We also found that increasing socioeconomic deprivation was a risk factor for COPD diagnosis, independent of smoking status. The association between COPD and socioeconomic status has been found previously26,30 and is likely due to a number of exposures, including environmental or occupational exposure to smoke or to other pollutants.

Similar to our cohort, previous studies reported that patients with physician-diagnosed asthma were at increased risk of developing COPD.25,31 It has been hypothesised that asthma and COPD share a common background32 and that airway inflammation in those with increased airway hyperresponsiveness may lead to lung remodelling with resulting airflow obstruction.

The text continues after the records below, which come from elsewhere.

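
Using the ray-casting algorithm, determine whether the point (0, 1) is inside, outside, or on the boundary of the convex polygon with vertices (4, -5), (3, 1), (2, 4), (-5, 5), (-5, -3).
The point (0, 1) lies strictly inside the polygon

Cast a horizontal ray to the right from the query point and count how many polygon edges it crosses (each edge strictly once or zero times, handled with the usual half-open convention). 
Parity of crossings → odd ⇒ inside.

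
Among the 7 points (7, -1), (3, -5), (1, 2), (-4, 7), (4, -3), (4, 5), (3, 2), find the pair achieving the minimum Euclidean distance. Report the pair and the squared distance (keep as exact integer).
Pair = ((1, 2), (3, 2)); squared distance = 4

Compute all C(7, 2) = 21 pairwise squared distances (x_i − x_j)² + (y_i − y_j)². The minimum is 4, attained by the pair ((1, 2), (3, 2)).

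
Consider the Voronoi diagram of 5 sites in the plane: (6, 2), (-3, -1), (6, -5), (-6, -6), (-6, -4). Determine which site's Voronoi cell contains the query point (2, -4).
Nearest site = (6, -5)

The Voronoi cell of site s contains exactly those query points closer to s than to any other site. Compute squared distances from q = (2, -4) to each site:
  (6 − 2)² + (-5 − -4)² = 17
  (-3 − 2)² + (-1 − -4)² = 34
  (6 − 2)² + (2 − -4)² = 52
  (-6 − 2)² + (-4 − -4)² = 64
  (-6 − 2)² + (-6 − -4)² = 68
Minimum is attained by (6, -5), so q lies in its Voronoi cell.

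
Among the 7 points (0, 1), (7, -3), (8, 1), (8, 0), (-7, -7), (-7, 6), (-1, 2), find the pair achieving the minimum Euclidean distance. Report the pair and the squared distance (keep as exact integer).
Pair = ((8, 1), (8, 0)); squared distance = 1

Compute all C(7, 2) = 21 pairwise squared distances (x_i − x_j)² + (y_i − y_j)². The minimum is 1, attained by the pair ((8, 1), (8, 0)).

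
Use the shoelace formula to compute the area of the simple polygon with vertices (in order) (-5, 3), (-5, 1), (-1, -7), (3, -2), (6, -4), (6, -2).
Area = 89/2

Shoelace formula: Area = (1/2) |Σ_i (x_i · y_{i+1} − x_{i+1} · y_i)| (indices mod n). Compute each cross term:
  (-5)(1) − (-5)(3) = 10
  (-5)(-7) − (-1)(1) = 36
  (-1)(-2) − (3)(-7) = 23
  (3)(-4) − (6)(-2) = 0
  (6)(-2) − (6)(-4) = 12
  (6)(3) − (-5)(-2) = 8
Sum = 89, so (signed) Area = 89/2 = 89/2, |Area| = 89/2.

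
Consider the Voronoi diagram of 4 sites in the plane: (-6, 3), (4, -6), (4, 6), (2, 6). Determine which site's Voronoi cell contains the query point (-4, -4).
Nearest site = (-6, 3)

The Voronoi cell of site s contains exactly those query points closer to s than to any other site. Compute squared distances from q = (-4, -4) to each site:
  (-6 − -4)² + (3 − -4)² = 53
  (4 − -4)² + (-6 − -4)² = 68
  (2 − -4)² + (6 − -4)² = 136
  (4 − -4)² + (6 − -4)² = 164
Minimum is attained by (-6, 3), so q lies in its Voronoi cell.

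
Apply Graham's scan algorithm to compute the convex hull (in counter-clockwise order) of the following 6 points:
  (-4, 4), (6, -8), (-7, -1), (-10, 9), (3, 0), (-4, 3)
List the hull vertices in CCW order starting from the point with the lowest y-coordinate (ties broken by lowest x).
Hull (CCW) = [(6, -8), (3, 0), (-10, 9), (-7, -1)]

Graham scan procedure:
  1. Find the pivot p₀ = point with lowest y (tie → lowest x): (6, -8).
  2. Sort the remaining points by polar angle around p₀.
  3. Walk through sorted points, maintaining a stack; pop the top while the last three entries make a non-left turn (cross product ≤ 0).
  4. Final stack is the convex hull in CCW order: (6, -8), (3, 0), (-10, 9), (-7, -1).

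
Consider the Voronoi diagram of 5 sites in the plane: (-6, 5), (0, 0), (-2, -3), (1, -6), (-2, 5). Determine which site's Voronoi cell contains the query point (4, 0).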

The model discriminated well between patients who did and those who did not develop COPD during the 10 years of follow-up, indicated by ROCAUCs of 0.85 for females and 0.83 for males with very small CIs. These figures were higher than for the deconstructed model including only age and smoking (ROCAUCs of 0.83 for females and 0.82 for males). Thus, inclusion of the risk factors, level of deprivation and previous recording of asthma, increased the accuracy of predicting future COPD over and above the most important and well-known risk factors smoking and age. The model’s calibration was also good, except for the highest risk category in which the incidence of COPD was slightly overestimated by the model. This may have been the result of the very high HRs in the oldest-age category (HR=25.75 for females and HR=31.89 for males aged 65+ years relative to the 35–39 age category).

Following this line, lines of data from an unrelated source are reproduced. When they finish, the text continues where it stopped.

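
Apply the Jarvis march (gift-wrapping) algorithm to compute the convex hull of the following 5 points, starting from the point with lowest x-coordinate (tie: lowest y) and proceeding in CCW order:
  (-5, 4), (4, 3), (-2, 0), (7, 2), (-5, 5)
Hull (CCW) = [(-5, 4), (-2, 0), (7, 2), (4, 3), (-5, 5)]

Jarvis march: at each step, from the current hull vertex p, select the next vertex q as the point such that every other point lies strictly to the left of (or on) the directed line p → q. (Equivalently: for every other point r, the cross product (q − p) × (r − p) ≥ 0.)
Starting point (lowest x, tie lowest y): (-5, 4). Wrap until returning to start. Resulting hull: (-5, 4), (-2, 0), (7, 2), (4, 3), (-5, 5).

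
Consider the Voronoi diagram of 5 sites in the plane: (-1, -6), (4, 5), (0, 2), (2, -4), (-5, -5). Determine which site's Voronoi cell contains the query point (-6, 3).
Nearest site = (0, 2)

The Voronoi cell of site s contains exactly those query points closer to s than to any other site. Compute squared distances from q = (-6, 3) to each site:
  (0 − -6)² + (2 − 3)² = 37
  (-5 − -6)² + (-5 − 3)² = 65
  (4 − -6)² + (5 − 3)² = 104
  (-1 − -6)² + (-6 − 3)² = 106
  (2 − -6)² + (-4 − 3)² = 113
Minimum is attained by (0, 2), so q lies in its Voronoi cell.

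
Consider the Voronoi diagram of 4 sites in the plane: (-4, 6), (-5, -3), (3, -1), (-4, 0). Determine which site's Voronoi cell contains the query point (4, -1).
Nearest site = (3, -1)

The Voronoi cell of site s contains exactly those query points closer to s than to any other site. Compute squared distances from q = (4, -1) to each site:
  (3 − 4)² + (-1 − -1)² = 1
  (-4 − 4)² + (0 − -1)² = 65
  (-5 − 4)² + (-3 − -1)² = 85
  (-4 − 4)² + (6 − -1)² = 113
Minimum is attained by (3, -1), so q lies in its Voronoi cell.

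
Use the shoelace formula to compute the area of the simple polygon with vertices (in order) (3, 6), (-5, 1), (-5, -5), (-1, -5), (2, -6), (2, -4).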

Implications for future research, policy and practice

Our risk prediction model has the potential to be used in routine clinical practice to identify those at highest risk and thereby offers the opportunity for better and more efficient targeting of interventions aiming to reduce the risk of developing COPD, in particular smoking cessation interventions. For this use, we have developed a simple ‘COPD risk calculator’ (see Supplementary Appendix III). Our model is therefore complementary to the various existing risk models concerned with the early detection of patients with existing, but still undiagnosed, COPD (see e.g., refs 11,12).

Conclusions

In summary, we have developed and validated the first risk prediction model for the development of COPD, which has the major advantage of being populated entirely by routinely collected data held in electronic health records.